Simpler serverless queues using AWS step functions

·

3 min read

The Problem: Knowing When All Jobs Are Done

Imagine you have a large-scale job as part of a workflow. One of my customers, for example, runs a highly isolated SaaS application that during application deployment runs database jobs for thousands of tenants. Once everything is finished, the system needs to send a callback to the SaaS app's control plane.

To efficiently process thousands of jobs, a queue-worker pattern is ideal. AWS SQS is a natural choice for queuing jobs, while Lambda or an ECS container acts as the worker. This setup allows for automatic scaling, retries, and dead-letter queues in case of failures.

However, one big challenge arises: how do you know when the queue is truly empty and you can proceed to the next step? Surprisingly, this is trickier than expected. Here are a few options:

Possible Solutions (and Their Problems)

  1. 1. Using SQS Metrics

    SQS does not provide a definitive metric for when a queue is completely empty. Since it is a distributed system, it cannot guarantee that all messages have been fully processed. This makes it unreliable for workflow coordination.

    2. Tracking Processed Jobs

    You could track the number of completed jobs versus the total expected count (e.g., in DynamoDB or the application’s control plane). However, this requires extra logic, which can be error-prone. Handling duplicate message processing, for instance, adds complexity.

    3. Using Step Functions as a Queue (Yes, Really!)

    At first, this might sound odd—why replace SQS with Step Functions? But Step Functions excel at workflow coordination, and they offer a built-in mechanism to track when all jobs have completed.

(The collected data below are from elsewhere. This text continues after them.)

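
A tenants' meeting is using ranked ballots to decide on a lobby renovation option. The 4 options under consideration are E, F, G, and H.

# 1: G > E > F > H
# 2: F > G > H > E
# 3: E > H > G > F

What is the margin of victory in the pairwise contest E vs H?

1

Ballots ranking E above H: 2.
Ballots ranking H above E: 1.
E wins 2–1, a margin of 1.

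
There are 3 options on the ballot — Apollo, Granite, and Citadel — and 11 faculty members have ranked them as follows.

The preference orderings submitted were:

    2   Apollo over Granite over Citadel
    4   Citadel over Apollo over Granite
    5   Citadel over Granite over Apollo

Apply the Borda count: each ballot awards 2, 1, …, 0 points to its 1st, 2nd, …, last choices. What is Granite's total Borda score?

Borda scores:
  Apollo: 2·2 + 4·1 + 5·0 = 8
  Granite: 2·1 + 4·0 + 5·1 = 7
  Citadel: 2·0 + 4·2 + 5·2 = 18

7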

Step Functions 'Map' State: A Smarter Queue

The real issue is that the queue is part of a workflow—you need to act after all jobs have finished. This is exactly what AWS Step Functions are designed for.

Step Functions include a Map State, which allows you to pass in a list of jobs and process each one in a separate workflow. Once all (or a defined portion) of the jobs complete, Step Functions automatically proceeds to the next step.

Things to Consider:

  1. Payload Size Limits

    • If you're dealing with millions of jobs, you can't pass all data directly into the Map State due to size constraints.

    • Solution: Store job data in S3 and reference it from the Step Function.

  2. Cost

    • Step Functions (especially in Standard Mode) charge per state transition, and for millions of jobs, this can cost thousands of dollars. Much more than SQS! But for some use-cases it might be a better fit even though it is more expensive.

    • Cost-saving approaches:

      • Batch jobs within the processor step (though this makes handling partial failures harder).

      • Use Express Workflows, which are cheaper but come with limitations: jobs must complete within 10 minutes, and parallelism is capped at 30 workers.

Added Benefits of Step Functions

  • Controlled Concurrency: Prevent high down-stream load (e.g. to a database) by setting a max concurrency limit with one simple setting.

  • Built-in Debugging & Visualization: Unlike SQS, Step Functions provide a clear execution history.

  • Queue-like Features: You can still configure retries, concurrency scaling, and dead-letter queues.

Conclusion

If your queue is part of a workflow and you need a clear indicator of when all jobs are complete, Step Functions can be a better alternative to SQS. They simplify orchestration, provide built-in visibility, and offer useful features like controlled concurrency and error handling.

For workloads requiring strict cost control or ultra-high scale, you might still need SQS. But if workflow clarity and job tracking matter, Step Functions are a powerful alternative.